This blog is now retired. My new site is at: Predictably Irrational.

Sunday, June 28, 2009

Picking Cotton: Our Memoir of Injustice and Redemption by Jennifer Thompson-Cannino, Ronald Cotton, and Erin Torneo

I have to curtail this post to the book. I can go on and on about my beliefs in the 'justice' system. For those that know me, I apply these beliefs to some of the high profile crimes. And this book, much like the other great book Bloodsworth, shows how mistakes can be made. The crux, I think, of this book is the fact that the victim, who so KNEW her attacker and made sure he would rot in hell, would come back and admit her mistake at identifying the wrong person.

That is what this novel is about.

And it's something I think more and more people should read about...make themselves more aware of: the fact that thousands of men (and women) are wrongfully accused and convicted.

There's the case of Cameron Todd Willingham, a probable innocent man who was executed in 2004, based on outdated arson theories.

And as Ronald Cotton states in the book, had he been convicted in the 70s for the rape that Jennifer Thompson accused him of doing, he could have been executed.

Instead, he spent 11 years in prison. He proclaimed his innocence, only to fall onto deaf ears. Who would believe him?

Well, someone did and those people were able to (eventually) use DNA in a rape kit to find the real rapist.
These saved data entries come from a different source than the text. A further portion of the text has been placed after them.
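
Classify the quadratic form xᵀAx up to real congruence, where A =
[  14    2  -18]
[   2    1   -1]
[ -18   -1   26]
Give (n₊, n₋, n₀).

Answer: (2, 1, 0)

Derivation:
step 0: pivot 14 → sign +
step 1: pivot 5/7 → sign +
step 2: pivot -3/5 → sign −
signature = (2, 1, 0)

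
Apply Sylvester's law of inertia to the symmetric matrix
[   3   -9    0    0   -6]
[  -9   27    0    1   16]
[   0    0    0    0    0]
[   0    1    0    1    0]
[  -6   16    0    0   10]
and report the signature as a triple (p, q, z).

Answer: (3, 1, 1)

Derivation:
step 0: pivot 3 → sign +
step 1: pivot 1 → sign +
step 2: pivot -1 → sign −
step 3: pivot 2 → sign +
step 4: row/col 4 already zero → sign 0
signature = (3, 1, 1)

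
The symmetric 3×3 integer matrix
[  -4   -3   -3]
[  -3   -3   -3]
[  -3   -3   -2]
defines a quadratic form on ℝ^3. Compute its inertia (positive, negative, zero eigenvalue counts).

Answer: (1, 2, 0)

Derivation:
step 0: pivot -4 → sign −
step 1: pivot -3/4 → sign −
step 2: pivot 1 → sign +
signature = (1, 2, 0)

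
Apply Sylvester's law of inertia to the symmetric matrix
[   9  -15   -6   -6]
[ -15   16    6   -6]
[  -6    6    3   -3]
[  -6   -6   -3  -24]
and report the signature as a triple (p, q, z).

step 0: pivot 9 → sign +
step 1: pivot -9 → sign −
step 2: pivot 7/9 → sign +
step 3: pivot 3/7 → sign +
signature = (3, 1, 0)

Answer: (3, 1, 0)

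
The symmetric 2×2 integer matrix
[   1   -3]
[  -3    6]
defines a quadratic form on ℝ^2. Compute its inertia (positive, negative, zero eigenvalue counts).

Answer: (1, 1, 0)

Derivation:
step 0: pivot 1 → sign +
step 1: pivot -3 → sign −
signature = (1, 1, 0)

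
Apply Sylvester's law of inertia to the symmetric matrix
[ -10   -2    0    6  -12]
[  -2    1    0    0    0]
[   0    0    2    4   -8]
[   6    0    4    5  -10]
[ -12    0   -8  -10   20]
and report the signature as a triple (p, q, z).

Answer: (2, 2, 1)

Derivation:
step 0: pivot -10 → sign −
step 1: pivot 7/5 → sign +
step 2: pivot 2 → sign +
step 3: pivot -3/7 → sign −
step 4: row/col 4 already zero → sign 0
signature = (2, 2, 1)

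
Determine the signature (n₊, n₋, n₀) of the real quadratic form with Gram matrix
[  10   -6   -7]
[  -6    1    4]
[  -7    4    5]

Answer: (2, 1, 0)

Derivation:
step 0: pivot 10 → sign +
step 1: pivot -13/5 → sign −
step 2: pivot 3/26 → sign +
signature = (2, 1, 0)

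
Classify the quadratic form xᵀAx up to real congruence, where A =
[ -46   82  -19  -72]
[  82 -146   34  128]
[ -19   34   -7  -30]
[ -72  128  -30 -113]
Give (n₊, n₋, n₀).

Answer: (2, 2, 0)

Derivation:
step 0: pivot -46 → sign −
step 1: pivot 4/23 → sign +
step 2: pivot 3/4 → sign +
step 3: pivot -1 → sign −
signature = (2, 2, 0)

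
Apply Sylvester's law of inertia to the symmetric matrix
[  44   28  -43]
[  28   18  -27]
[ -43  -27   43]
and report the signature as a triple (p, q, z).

Answer: (3, 0, 0)

Derivation:
step 0: pivot 44 → sign +
step 1: pivot 2/11 → sign +
step 2: pivot 1/4 → sign +
signature = (3, 0, 0)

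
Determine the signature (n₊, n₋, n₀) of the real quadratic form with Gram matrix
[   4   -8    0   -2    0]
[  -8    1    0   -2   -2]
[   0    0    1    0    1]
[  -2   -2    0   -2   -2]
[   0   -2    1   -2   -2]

Answer: (2, 3, 0)

Derivation:
step 0: pivot 4 → sign +
step 1: pivot -15 → sign −
step 2: pivot 1 → sign +
step 3: pivot -3/5 → sign −
step 4: pivot -1/3 → sign −
signature = (2, 3, 0)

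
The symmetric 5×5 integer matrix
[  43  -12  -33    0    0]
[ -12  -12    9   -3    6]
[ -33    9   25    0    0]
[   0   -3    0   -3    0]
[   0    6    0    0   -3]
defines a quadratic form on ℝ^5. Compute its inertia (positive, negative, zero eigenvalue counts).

step 0: pivot 43 → sign +
step 1: pivot -660/43 → sign −
step 2: pivot -71/220 → sign −
step 3: pivot -171/71 → sign −
step 4: pivot -1/19 → sign −
signature = (1, 4, 0)

Answer: (1, 4, 0)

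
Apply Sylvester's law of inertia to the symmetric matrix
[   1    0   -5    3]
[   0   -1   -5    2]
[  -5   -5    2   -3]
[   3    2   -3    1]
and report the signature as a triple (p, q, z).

step 0: pivot 1 → sign +
step 1: pivot -1 → sign −
step 2: pivot 2 → sign +
step 3: pivot -6 → sign −
signature = (2, 2, 0)

Answer: (2, 2, 0)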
The real rapist that had admitted to the crime to several people, who worked alongside Ronald Cotton in prison, and yet would never confess to the proper authorities to release the innocent man.
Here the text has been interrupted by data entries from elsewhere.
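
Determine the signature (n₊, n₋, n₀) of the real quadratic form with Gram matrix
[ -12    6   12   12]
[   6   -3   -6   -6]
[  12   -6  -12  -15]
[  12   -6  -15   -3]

Answer: (1, 2, 1)

Derivation:
step 0: pivot -12 → sign −
step 1: pivot 9 → sign +
step 2: pivot -1 → sign −
step 3: row/col 3 already zero → sign 0
signature = (1, 2, 1)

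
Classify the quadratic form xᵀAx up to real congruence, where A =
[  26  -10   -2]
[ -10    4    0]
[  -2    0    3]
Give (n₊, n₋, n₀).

step 0: pivot 26 → sign +
step 1: pivot 2/13 → sign +
step 2: pivot -1 → sign −
signature = (2, 1, 0)

Answer: (2, 1, 0)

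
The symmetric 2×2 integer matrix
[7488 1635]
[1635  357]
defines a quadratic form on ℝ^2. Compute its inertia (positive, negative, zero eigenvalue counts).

Answer: (1, 1, 0)

Derivation:
step 0: pivot 7488 → sign +
step 1: pivot -1/832 → sign −
signature = (1, 1, 0)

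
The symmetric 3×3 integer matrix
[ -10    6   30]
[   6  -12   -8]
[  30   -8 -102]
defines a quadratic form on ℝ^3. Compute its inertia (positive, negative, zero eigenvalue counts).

Answer: (0, 3, 0)

Derivation:
step 0: pivot -10 → sign −
step 1: pivot -42/5 → sign −
step 2: pivot -2/21 → sign −
signature = (0, 3, 0)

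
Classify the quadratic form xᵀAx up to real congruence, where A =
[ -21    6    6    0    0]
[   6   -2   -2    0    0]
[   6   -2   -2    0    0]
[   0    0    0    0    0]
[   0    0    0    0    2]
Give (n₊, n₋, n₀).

Answer: (1, 2, 2)

Derivation:
step 0: pivot -21 → sign −
step 1: pivot -2/7 → sign −
step 2: pivot 2 → sign +
step 3: row/col 3 already zero → sign 0
step 4: row/col 4 already zero → sign 0
signature = (1, 2, 2)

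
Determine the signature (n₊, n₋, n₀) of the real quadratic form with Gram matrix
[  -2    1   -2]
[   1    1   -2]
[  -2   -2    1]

Answer: (1, 2, 0)

Derivation:
step 0: pivot -2 → sign −
step 1: pivot 3/2 → sign +
step 2: pivot -3 → sign −
signature = (1, 2, 0)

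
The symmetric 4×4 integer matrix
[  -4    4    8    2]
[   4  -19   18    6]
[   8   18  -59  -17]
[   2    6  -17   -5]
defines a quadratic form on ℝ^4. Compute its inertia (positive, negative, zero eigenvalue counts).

step 0: pivot -4 → sign −
step 1: pivot -15 → sign −
step 2: pivot 31/15 → sign +
step 3: pivot -3/31 → sign −
signature = (1, 3, 0)

Answer: (1, 3, 0)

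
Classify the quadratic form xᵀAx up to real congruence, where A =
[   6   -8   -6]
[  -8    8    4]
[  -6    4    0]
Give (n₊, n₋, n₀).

Answer: (1, 1, 1)

Derivation:
step 0: pivot 6 → sign +
step 1: pivot -8/3 → sign −
step 2: row/col 2 already zero → sign 0
signature = (1, 1, 1)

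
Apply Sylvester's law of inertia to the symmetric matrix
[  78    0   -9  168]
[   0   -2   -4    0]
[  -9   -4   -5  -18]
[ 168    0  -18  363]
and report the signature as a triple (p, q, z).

step 0: pivot 78 → sign +
step 1: pivot -2 → sign −
step 2: pivot 51/26 → sign +
step 3: pivot 3/17 → sign +
signature = (3, 1, 0)

Answer: (3, 1, 0)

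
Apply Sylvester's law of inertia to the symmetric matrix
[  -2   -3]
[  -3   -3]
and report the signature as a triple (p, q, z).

Answer: (1, 1, 0)

Derivation:
step 0: pivot -2 → sign −
step 1: pivot 3/2 → sign +
signature = (1, 1, 0)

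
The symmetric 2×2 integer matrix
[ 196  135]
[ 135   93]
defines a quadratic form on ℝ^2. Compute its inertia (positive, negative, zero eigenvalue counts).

Answer: (2, 0, 0)

Derivation:
step 0: pivot 196 → sign +
step 1: pivot 3/196 → sign +
signature = (2, 0, 0)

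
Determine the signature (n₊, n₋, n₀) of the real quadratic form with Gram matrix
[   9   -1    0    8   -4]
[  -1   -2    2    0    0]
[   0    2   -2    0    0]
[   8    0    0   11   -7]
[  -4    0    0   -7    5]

step 0: pivot 9 → sign +
step 1: pivot -19/9 → sign −
step 2: pivot -2/19 → sign −
step 3: pivot 11 → sign +
step 4: pivot 6/11 → sign +
signature = (3, 2, 0)

Answer: (3, 2, 0)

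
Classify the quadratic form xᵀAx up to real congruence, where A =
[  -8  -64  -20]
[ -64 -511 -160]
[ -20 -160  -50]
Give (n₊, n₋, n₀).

step 0: pivot -8 → sign −
step 1: pivot 1 → sign +
step 2: row/col 2 already zero → sign 0
signature = (1, 1, 1)

Answer: (1, 1, 1)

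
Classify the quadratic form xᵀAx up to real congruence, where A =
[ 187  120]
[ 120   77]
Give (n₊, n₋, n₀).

Answer: (1, 1, 0)

Derivation:
step 0: pivot 187 → sign +
step 1: pivot -1/187 → sign −
signature = (1, 1, 0)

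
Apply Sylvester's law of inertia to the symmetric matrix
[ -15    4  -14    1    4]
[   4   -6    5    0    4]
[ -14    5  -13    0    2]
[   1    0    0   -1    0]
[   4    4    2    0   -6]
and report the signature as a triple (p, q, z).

step 0: pivot -15 → sign −
step 1: pivot -74/15 → sign −
step 2: pivot 29/74 → sign +
step 3: pivot -82/29 → sign −
step 4: pivot -6/41 → sign −
signature = (1, 4, 0)

Answer: (1, 4, 0)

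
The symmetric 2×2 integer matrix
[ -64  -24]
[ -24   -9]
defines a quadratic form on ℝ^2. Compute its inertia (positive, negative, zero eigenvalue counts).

step 0: pivot -64 → sign −
step 1: row/col 1 already zero → sign 0
signature = (0, 1, 1)

Answer: (0, 1, 1)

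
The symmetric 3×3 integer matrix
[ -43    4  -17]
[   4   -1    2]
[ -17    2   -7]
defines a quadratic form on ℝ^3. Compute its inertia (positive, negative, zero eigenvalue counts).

Answer: (0, 2, 1)

Derivation:
step 0: pivot -43 → sign −
step 1: pivot -27/43 → sign −
step 2: row/col 2 already zero → sign 0
signature = (0, 2, 1)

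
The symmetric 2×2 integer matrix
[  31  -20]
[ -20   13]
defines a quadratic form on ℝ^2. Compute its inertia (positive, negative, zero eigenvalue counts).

Answer: (2, 0, 0)

Derivation:
step 0: pivot 31 → sign +
step 1: pivot 3/31 → sign +
signature = (2, 0, 0)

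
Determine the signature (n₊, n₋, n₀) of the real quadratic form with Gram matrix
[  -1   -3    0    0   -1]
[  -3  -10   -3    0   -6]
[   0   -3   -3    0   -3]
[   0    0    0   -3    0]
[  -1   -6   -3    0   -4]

Answer: (1, 3, 1)

Derivation:
step 0: pivot -1 → sign −
step 1: pivot -1 → sign −
step 2: pivot 6 → sign +
step 3: pivot -3 → sign −
step 4: row/col 4 already zero → sign 0
signature = (1, 3, 1)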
The book focuses more on the general aspects of how they felt, what was happening during the legal events. I thought it was extremely noble for all parties involved to come out and admit the flaws. Jennifer Thompson can truly relay the 'sorry' she felt for convicting an innocent man, for taking away 11 years of her life, for HATING him, because she KNEW IN HER HEART THAT HE DID IT. And yet, she was yet another victim of just a bad person: Bobby Poole, who was her actual rapist.

It's just an awful story that lends to a happier ending. I don't think the 'redemption' part - releasing a wrongfully-convicted man as quickly as Ronald Cotton was released - is that easy for everyone. Who wants to admit they were wrong? From the victim to the prosecution, it's embarrassing to stand up and say "Oops. We made a big boo-boo." But I'd rather see that -- and yes, they face the consequences of their bad investigations -- and release innocent people pronto.
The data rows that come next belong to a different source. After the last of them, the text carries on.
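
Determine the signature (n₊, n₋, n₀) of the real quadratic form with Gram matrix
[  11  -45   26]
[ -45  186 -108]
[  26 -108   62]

step 0: pivot 11 → sign +
step 1: pivot 21/11 → sign +
step 2: pivot -6/7 → sign −
signature = (2, 1, 0)

Answer: (2, 1, 0)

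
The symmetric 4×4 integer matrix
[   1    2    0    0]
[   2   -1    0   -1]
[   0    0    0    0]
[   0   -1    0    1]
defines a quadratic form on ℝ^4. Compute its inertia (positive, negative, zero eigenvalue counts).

Answer: (2, 1, 1)

Derivation:
step 0: pivot 1 → sign +
step 1: pivot -5 → sign −
step 2: pivot 6/5 → sign +
step 3: row/col 3 already zero → sign 0
signature = (2, 1, 1)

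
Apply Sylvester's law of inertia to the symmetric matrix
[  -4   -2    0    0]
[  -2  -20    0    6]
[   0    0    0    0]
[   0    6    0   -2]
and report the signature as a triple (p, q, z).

step 0: pivot -4 → sign −
step 1: pivot -19 → sign −
step 2: pivot -2/19 → sign −
step 3: row/col 3 already zero → sign 0
signature = (0, 3, 1)

Answer: (0, 3, 1)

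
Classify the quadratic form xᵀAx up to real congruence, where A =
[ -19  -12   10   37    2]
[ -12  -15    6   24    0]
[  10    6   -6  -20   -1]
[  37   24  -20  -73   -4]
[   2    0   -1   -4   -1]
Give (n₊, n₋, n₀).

step 0: pivot -19 → sign −
step 1: pivot -141/19 → sign −
step 2: pivot -34/47 → sign −
step 3: pivot -8/17 → sign −
step 4: pivot -3/8 → sign −
signature = (0, 5, 0)

Answer: (0, 5, 0)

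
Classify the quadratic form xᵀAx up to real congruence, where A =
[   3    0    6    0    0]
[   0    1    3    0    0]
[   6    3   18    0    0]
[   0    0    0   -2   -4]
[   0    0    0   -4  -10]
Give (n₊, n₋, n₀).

Answer: (2, 3, 0)

Derivation:
step 0: pivot 3 → sign +
step 1: pivot 1 → sign +
step 2: pivot -3 → sign −
step 3: pivot -2 → sign −
step 4: pivot -2 → sign −
signature = (2, 3, 0)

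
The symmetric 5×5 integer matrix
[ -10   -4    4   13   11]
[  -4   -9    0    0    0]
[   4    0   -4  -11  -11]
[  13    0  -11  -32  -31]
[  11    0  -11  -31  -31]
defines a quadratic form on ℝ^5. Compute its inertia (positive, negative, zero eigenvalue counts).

Answer: (0, 5, 0)

Derivation:
step 0: pivot -10 → sign −
step 1: pivot -37/5 → sign −
step 2: pivot -76/37 → sign −
step 3: pivot -61/76 → sign −
step 4: pivot -3/61 → sign −
signature = (0, 5, 0)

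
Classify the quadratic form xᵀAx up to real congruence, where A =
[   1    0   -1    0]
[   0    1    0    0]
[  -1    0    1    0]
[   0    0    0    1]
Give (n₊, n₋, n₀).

Answer: (3, 0, 1)

Derivation:
step 0: pivot 1 → sign +
step 1: pivot 1 → sign +
step 2: pivot 1 → sign +
step 3: row/col 3 already zero → sign 0
signature = (3, 0, 1)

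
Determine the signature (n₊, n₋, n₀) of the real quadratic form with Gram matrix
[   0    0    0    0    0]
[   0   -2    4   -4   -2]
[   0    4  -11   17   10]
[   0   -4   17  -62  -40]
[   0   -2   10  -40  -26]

Answer: (0, 3, 2)

Derivation:
step 0: pivot -2 → sign −
step 1: pivot -3 → sign −
step 2: pivot -27 → sign −
step 3: row/col 3 already zero → sign 0
step 4: row/col 4 already zero → sign 0
signature = (0, 3, 2)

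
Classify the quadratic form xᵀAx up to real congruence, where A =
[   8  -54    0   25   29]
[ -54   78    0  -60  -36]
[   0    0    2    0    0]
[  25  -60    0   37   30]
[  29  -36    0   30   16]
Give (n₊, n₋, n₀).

Answer: (3, 2, 0)

Derivation:
step 0: pivot 8 → sign +
step 1: pivot -573/2 → sign −
step 2: pivot 2 → sign +
step 3: pivot 59/382 → sign +
step 4: pivot -3/59 → sign −
signature = (3, 2, 0)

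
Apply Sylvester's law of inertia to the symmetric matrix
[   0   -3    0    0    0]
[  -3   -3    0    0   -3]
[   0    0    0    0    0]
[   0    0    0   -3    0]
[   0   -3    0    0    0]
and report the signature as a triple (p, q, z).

Answer: (1, 2, 2)

Derivation:
step 0: pivot -3 → sign −
step 1: pivot 3 → sign +
step 2: pivot -3 → sign −
step 3: row/col 3 already zero → sign 0
step 4: row/col 4 already zero → sign 0
signature = (1, 2, 2)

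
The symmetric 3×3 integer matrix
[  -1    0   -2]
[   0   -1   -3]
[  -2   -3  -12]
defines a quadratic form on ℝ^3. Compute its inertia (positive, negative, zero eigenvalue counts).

step 0: pivot -1 → sign −
step 1: pivot -1 → sign −
step 2: pivot 1 → sign +
signature = (1, 2, 0)

Answer: (1, 2, 0)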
But they don't. Currently, in this day and age, our system still limits DNA testing to prove innocence (or not). In other words, THERE IS DNA AND WE WON'T TEST IT because 1) the conviction is the conviction by a jury of their peers 2) the inmate has to pay for the test 3) some courts simply will not allow DNA testing.

It simply is a big ball of red tape and ignorance and, the attitude that 'this is the way the system works'.

This book gave us a happy ending. But the sad truth is that we are convicting on flimsy evidence. We are using some statistics to proclaim suspects: how many times do you hear the media broadcast '80% of the times, it's the spouse' (I made that up...but I've heard similar, without validity). So the '20%' that are innocent are already suspected and if your alibi is a little bit flimsy, think about how easily you can be convicted. We have that going on in Raleigh right now... I don't know if Brad Cooper is guilty or not, but the media and the Kary Keystone Kops seemed to be convinced he is, it's finding evidence to build their case.

So I couldn't curtail this post to just the book. There's just too much going on in the country that makes me think 'why are we still following archaic methods? why are we still excited to quickly convict? what happened to innocent until proven guilty?' I missed my calling. I don't know if being a lawyer was my calling but it was certainly working for the innocent *and* convicting the guilty so they can rot in hell.